C'est aussi une histoire européenne puisque cette profession née en Allemagne avec Fröbel, en 1836, elle est fruit d'apports de pédagogues comme Montessori, italienne, Decroly, belge; ces derniers ayant continué de façon plus scientifique à élaborer des connaissances et des méthodes d'approche de la petite enfance qui sont la base même de la pratique de la profession. Les échanges ont commencé dès le XIXe siècle jusque nos jours, entre l'Angleterre, les pays déjà cités, la Suisse, en particulier l'Institut Jean-Jacques Rousseau de Genève. Il faut rajouter évidemment les progrès dus à la psychologie et la psychanalyse.

"Jardinière d'enfants": L’intitulé de la profession n'a pas toujours été ce qu'il est aujourd’hui. C'est en 1973 qu'il a prit le terme actuel d’Educateur de jeunes enfants. Son origine est allemande, donné par le fondateur des jardins d'enfants, F. Fröbel. Depuis le début du XIXe siècle. F. Fröbel s'était inspiré du suisse J. Pestalozzi et de J. J. Rousseau, mais l'originalité de sa pédagogie était de s'adresser à la petite enfance. La base philosophique de sa méthode vise à ce que l'enfant se construise " par ses propres forces" et devienne de plus en plus responsables de lui même. Il a aussi donné beaucoup d'importance au jeu qui est le meilleur moyen pour l'enfant de développer ses facultés et permet aussi pour l'adulte d'observer et bien connaître l'enfant, car il s'exprime pleinement à ce moment.

L'éducateur a pour mission d'organiser son environnement et des activités appropriées afin qu'il trouve à la fois un bien-être physique et moral pour accéder au développement de sa personnalité.

La méthode Fröbel a commencé par être divulguée en France par la baronne de Marenholtz qui avait observé le pédagogue pendant 3 ans. Après sa mort en 1852 elle a fait le tour de l'Europe et des Etats Unis où elle a fait des conférences des publications et a beaucoup correspondu.

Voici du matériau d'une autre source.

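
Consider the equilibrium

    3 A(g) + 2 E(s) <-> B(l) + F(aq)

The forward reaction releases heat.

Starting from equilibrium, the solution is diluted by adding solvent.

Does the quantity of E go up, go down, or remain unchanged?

decreases

Dilution lowers every aqueous concentration by the same factor. Δn_aq = 1 − 0 = +1, so the system shifts toward the side with more dissolved moles — to the right.
The net shift is to the right. E is a reactant, so its amount decreases.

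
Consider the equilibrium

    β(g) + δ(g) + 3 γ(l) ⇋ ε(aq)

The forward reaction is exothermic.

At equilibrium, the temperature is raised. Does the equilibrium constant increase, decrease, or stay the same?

decreases

K depends on temperature via the van 't Hoff relation. The forward reaction is exothermic, so raising T decreases K.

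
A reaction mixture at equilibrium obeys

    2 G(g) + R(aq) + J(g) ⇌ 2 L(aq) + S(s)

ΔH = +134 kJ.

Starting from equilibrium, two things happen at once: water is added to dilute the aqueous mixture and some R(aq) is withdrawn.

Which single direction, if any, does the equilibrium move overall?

Dilution lowers every aqueous concentration by the same factor. Δn_aq = 2 − 1 = +1, so the system shifts toward the side with more dissolved moles — to the right.
Removing R (aq), a reactant, drives the reaction to the left.
The individual effects push in opposite directions; without quantitative information the net direction cannot be determined.

cannot be determined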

En 1855 elle séjourne deux ans en France, fait des expériences dans les salles d'asile avec Mme Pape Carpantier qui, inspectrice générale des salles d'asile, à cette époque, voulait introduire la méthode.

En effet, déjà depuis 1826, des hommes politiques, des philanthropes, des éducateurs français avaient créé les premières institutions recevant des petits: "les salles d'asiles", qui deviendront plus tard les "Ecoles maternelles". S'y intéressent aussi Mme Mallet et F. Marbeau fondateur des crèches.

Les salles d’asiles avaient été créées sous une inspiration essentiellement sociale, très représentatives des courants idéologiques de l’époque: l’éducation du peuple, ceci en référence à différentes expériences antérieures: les “infants school” et L’éducation populaire d’Oberlin.

L’éducation qui s’y fait s’inspire surtout de l’Education Mutuelle. Elle est très rigide et militaire.

En1870: création d'une "Société des écoles enfantines" qui a étudié Fröbel et qui cherche ce que l'on peut adapter de la méthode en France. Une salle de classe Fröbel est présentée à l'exposition universelle.

La méthode attire l'attention de Ch. Fourrier et Auguste Comte. Jules Michelet parle de l'évangile de Fröbel dans: "nos Fils".

En 1883-1885: suite à la Société précédente se fonde l' "Association pour l'étude et la propagation des meilleures méthodes d'enseignement dans les écoles maternelles, enfantines et primaires." Le président est Jules Ferry, le vice-président: Ferdinand Buisson, l'inspectrice est Pauline Kergomard.

Nous verrons par la suite comment les premiers J.E. vont se fonder au début du siècle.

Plus tard Mmes Kergomard et Brès vont encourager F. Nathan à fabriquer du matériel éducatif. Ce dernier ira en Allemagne pour s'inspirer du matériel de F. Fröbel, il fabriquera du matériel en bois.


Nous pouvons voir ici qu'il y a eu quelques échanges entre les grands courants pédagogiques au 19° siècle. Plus tard, la vie politique donnera des orientations différentes aux institutions concernées pas l'accueil des petits enfants.